Effective treatment of abdominal and thoracic cancers requires a more targeted and improved penetration of therapeutics in order to reduce off-target side effects and increase efficacy. BioBina has developed a treatment strategy which utilizes existing radiation therapy with an increased specificity and penetration of the therapeutic to the affected tissue. The technology has been developed for ovarian cancer and has the potential to be extended to a multitude of abdominal and thoracic cancers.
The top 5 drugs sold are delivered by injection, 3 are biologics. Due to discoveries in fields like immuno-oncology, more of these high revenue drugs are biologics. Biologic drugs present a big promise, but they are met with a big problem: They are usually macromolecules, a fact that makes their formulations highly viscous and current injection devices require long injection times and larger gauge needles. The net result for patients is pain and discomfort and therefore reduced acceptance and compliance for treatments. AquaDrive (pka Inviscable) is developing a high performance actuator that could drive formulations 7x more viscous than any other technology currently available on the market, reducing the number of injections by half while minimizing device failure due to the robustness of the actuator at the core of the device.

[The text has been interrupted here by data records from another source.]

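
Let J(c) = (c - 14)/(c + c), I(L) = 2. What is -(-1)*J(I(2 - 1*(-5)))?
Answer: -3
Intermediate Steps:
J(c) = (-14 + c)/(2*c) (J(c) = (-14 + c)/((2*c)) = (-14 + c)*(1/(2*c)) = (-14 + c)/(2*c))
-(-1)*J(I(2 - 1*(-5))) = -(-1)*(½)*(-14 + 2)/2 = -(-1)*(½)*(½)*(-12) = -(-1)*(-3) = -1*3 = -3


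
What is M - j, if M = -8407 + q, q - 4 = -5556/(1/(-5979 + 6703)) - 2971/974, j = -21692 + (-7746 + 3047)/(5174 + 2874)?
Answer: -15713787491771/3919376 ≈ -4.0093e+6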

THDG3 represents a novel, patent protected omega-3 diglyceride emulsion developed by Dr. Deckelbaum’s laboratory at Columbia University. Acute injection of THDG3 emulsion following stroke leads to a marked reduction in brain tissue death (up to 90%, demonstrated in 6 rodent models), with associated preservation and recovery of both short and long term neurofunctional outcomes. Due to the high risk profile and short window of administration, less than 8% of stroke patients receive treatment with t-PA, the current standard of treatment for stroke. DeckTherapeutics is currently developing THDG3 emulsion as a drug candidate for standard emergency treatment for stroke, a global unmet need, with phase 2a trials planned in 2021.